Today is going to go down as a dark day in our nation's history, as the Senate completes its total capitulation to the Bush administration and its corporate masters, through passing legislation that dramatically expands the government's surveillance powers and immunizes the companies responsible for illegally spying on us from any form of legal redress for the victims.

It's unbelievable that nearly three years of campaigning, legislating, debating, and shouting from the rooftops on this issue, one of the most important of the time, has had almost no effect. Worse yet, the new law that is about to be passed is the worst possible permutation imaginable--not only does it perform all the aforementioned perfidious tasks of justifying lawbreaking and expanding our surveillance state, it practically removes all oversight from the process and allows the surveillance system to be easily tailored to pick on purely domestic issues, ranging from illegal online gambling to P2P file sharing. All the Attorney General and the DNI have to do now is say, "Hey, the President authorized this. Here's his signature," and the FISA judge has to essentially sign off on a rubber-stamp for surveillance of potentially dozens--hundreds--of people, all without individual warrants. Because, of course, no sitting President or Attorney General would ever abuse such a system for their own ends. No sir.

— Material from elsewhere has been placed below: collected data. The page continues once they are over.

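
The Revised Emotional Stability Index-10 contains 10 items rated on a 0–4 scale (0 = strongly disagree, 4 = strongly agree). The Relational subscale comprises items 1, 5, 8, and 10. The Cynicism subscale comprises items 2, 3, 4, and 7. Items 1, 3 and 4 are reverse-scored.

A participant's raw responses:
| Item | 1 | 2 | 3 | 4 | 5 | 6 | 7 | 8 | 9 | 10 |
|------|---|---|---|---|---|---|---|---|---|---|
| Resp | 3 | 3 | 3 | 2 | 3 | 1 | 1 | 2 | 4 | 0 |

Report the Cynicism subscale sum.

Cynicism items: 2, 3, 4, 7.
Of these, items 3 and 4 are reverse-scored; reversed = (0+4) − raw = 4 − raw.
  item 2: 3
  item 3: 4 − 3 = 1
  item 4: 4 − 2 = 2
  item 7: 1
Sum = 3 + 1 + 2 + 1 = 7

7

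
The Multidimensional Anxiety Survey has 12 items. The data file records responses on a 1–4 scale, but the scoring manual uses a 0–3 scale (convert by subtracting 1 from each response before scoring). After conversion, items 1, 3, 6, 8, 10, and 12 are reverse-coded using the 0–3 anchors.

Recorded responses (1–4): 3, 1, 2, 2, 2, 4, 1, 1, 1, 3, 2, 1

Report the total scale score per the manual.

13

Convert to 0–3: 2, 0, 1, 1, 1, 3, 0, 0, 0, 2, 1, 0
Reverse-coded (reversed = (0+3) − raw = 3 − raw):
  item 1: 3 − 2 = 1
  item 3: 3 − 1 = 2
  item 6: 3 − 3 = 0
  item 8: 3 − 0 = 3
  item 10: 3 − 2 = 1
  item 12: 3 − 0 = 3
Scored: 1, 0, 2, 1, 1, 0, 0, 3, 0, 1, 1, 3
Total = 13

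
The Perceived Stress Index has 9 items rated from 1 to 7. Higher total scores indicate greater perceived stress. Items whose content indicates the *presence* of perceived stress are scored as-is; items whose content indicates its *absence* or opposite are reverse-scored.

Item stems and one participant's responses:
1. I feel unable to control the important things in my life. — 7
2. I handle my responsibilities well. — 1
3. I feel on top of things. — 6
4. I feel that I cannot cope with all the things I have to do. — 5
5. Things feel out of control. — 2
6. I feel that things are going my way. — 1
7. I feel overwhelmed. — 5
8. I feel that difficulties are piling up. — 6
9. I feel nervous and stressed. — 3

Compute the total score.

Items 2, 3, 6 describe the absence/opposite of perceived stress → reverse-score.
reversed = (1+7) − raw = 8 − raw.
  item 1: 7
  item 2: 8 − 1 = 7
  item 3: 8 − 6 = 2
  item 4: 5
  item 5: 2
  item 6: 8 − 1 = 7
  item 7: 5
  item 8: 6
  item 9: 3
Total = 7 + 7 + 2 + 5 + 2 + 7 + 5 + 6 + 3 = 44

44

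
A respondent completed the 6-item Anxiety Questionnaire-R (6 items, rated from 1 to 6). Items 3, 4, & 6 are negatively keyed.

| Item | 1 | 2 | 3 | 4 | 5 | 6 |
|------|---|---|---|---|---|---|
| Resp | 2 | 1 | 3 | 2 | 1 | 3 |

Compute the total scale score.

Apply reverse scoring (on a 1–6 scale, reversed = 7 − raw):
  item 3: 7 − 3 = 4
  item 4: 7 − 2 = 5
  item 6: 7 − 3 = 4
Scored responses: 2, 1, 4, 5, 1, 4
Total = 2 + 1 + 4 + 5 + 1 + 4 = 17

17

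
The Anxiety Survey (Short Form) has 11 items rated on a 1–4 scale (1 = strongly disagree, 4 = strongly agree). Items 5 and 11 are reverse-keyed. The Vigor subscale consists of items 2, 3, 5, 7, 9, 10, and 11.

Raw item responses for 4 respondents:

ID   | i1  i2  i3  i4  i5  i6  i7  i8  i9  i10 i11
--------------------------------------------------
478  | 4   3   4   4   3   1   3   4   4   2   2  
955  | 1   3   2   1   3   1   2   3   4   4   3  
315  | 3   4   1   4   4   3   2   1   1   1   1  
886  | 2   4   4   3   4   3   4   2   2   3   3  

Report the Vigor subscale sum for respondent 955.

19

Respondent 955 raw: 1, 3, 2, 1, 3, 1, 2, 3, 4, 4, 3.
Vigor items: 2, 3, 5, 7, 9, 10, 11.
Reverse-coded (reverse-coded value = 5 − response):
  item 2: 3
  item 3: 2
  item 5: 5 − 3 = 2
  item 7: 2
  item 9: 4
  item 10: 4
  item 11: 5 − 3 = 2
Sum = 3 + 2 + 2 + 2 + 4 + 4 + 2 = 19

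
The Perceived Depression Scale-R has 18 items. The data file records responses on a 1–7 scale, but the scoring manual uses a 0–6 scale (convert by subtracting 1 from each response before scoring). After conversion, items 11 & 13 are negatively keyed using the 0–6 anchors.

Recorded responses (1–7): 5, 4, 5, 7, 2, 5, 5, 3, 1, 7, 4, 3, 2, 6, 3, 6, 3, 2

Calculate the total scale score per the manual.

59

Convert to 0–6: 4, 3, 4, 6, 1, 4, 4, 2, 0, 6, 3, 2, 1, 5, 2, 5, 2, 1
Reverse-coded (reversed = (0+6) − raw = 6 − raw):
  item 11: 6 − 3 = 3
  item 13: 6 − 1 = 5
Scored: 4, 3, 4, 6, 1, 4, 4, 2, 0, 6, 3, 2, 5, 5, 2, 5, 2, 1
Total = 59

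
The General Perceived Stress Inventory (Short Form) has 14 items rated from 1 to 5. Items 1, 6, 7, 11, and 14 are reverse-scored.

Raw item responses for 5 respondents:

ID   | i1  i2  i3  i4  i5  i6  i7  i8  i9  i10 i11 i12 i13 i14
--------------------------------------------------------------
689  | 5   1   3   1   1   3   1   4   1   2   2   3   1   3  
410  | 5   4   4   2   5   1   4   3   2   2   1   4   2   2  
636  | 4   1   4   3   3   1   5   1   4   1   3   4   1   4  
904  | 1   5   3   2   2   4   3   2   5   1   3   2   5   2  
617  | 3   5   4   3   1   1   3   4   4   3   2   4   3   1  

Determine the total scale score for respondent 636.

35

Respondent 636 raw: 4, 1, 4, 3, 3, 1, 5, 1, 4, 1, 3, 4, 1, 4.
Reverse-coded (reversed = (1+5) − raw = 6 − raw):
  item 1: 6 − 4 = 2
  item 2: 1
  item 3: 4
  item 4: 3
  item 5: 3
  item 6: 6 − 1 = 5
  item 7: 6 − 5 = 1
  item 8: 1
  item 9: 4
  item 10: 1
  item 11: 6 − 3 = 3
  item 12: 4
  item 13: 1
  item 14: 6 − 4 = 2
Sum = 2 + 1 + 4 + 3 + 3 + 5 + 1 + 1 + 4 + 1 + 3 + 4 + 1 + 2 = 35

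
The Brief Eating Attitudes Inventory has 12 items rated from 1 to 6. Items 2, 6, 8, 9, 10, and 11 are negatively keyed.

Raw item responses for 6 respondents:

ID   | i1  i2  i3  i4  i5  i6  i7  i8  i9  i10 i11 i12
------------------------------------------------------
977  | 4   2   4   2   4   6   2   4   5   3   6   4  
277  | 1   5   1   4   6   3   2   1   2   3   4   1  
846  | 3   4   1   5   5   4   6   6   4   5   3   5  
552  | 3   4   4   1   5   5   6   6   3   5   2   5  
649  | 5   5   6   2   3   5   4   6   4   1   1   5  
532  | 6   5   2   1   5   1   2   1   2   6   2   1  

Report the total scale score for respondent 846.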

This was a battle the Democrats absolutely could have won. They could have stood their ground and fought the new laws every step of the way, and gotten good press, more donations, and the respect of their constitutents. Instead, they knuckled under to protect their corrupt leadership from being hit by lawsuits for their part in the surveillance, and in so doing, granted one of the most corrupt and authoritarian American presidents in our history one of his greatest victories--the unchecked expansion of "Total Information Awareness," a vast data dragnet where your every move is catalogued, cross-referenced, and analyzed for "suspicious behavior." It's the stated aim of current DNI Mike McConnell to not only expand the government's surveillance reach not only to the Internet and databases, but to outsource that surveillance to corporate partners such as AT&T--the same company which is up to its eyeballs in the illegal spying scandal.

Barack Obama's surrender on the FISA fight was a perfect example of giving in when fighting back could have accomplished so much more. Obama surrendered both his base and his convictions (He's a Constitutional law professor, for fuck's sake!) to please the chattering class of so-called "centrist" pundits and weed carriers who demand repeated obeisance to Republican and corporatist aims in order to appear Sensible, Serious, and Respectable. With a word, he could have roused his supporters and activists to fight this thing to the bitter end, and assured his place in history as an avatar of real change. Instead, he folded, and now it's hard to see him as anything more than a typical politician who promises whatever's politically convenient at the time.

It's a dark day. For our country, our history, our values, and our people. We will beat this back, though--make no mistake. There are always new battles to be fought, and we will win. But every time it's going to be a little harder, and every time we should count less on the support of the people who claim to represent us--because this decision has made clear that their interests are no longer our interests. The Constitution just doesn't matter enough anymore.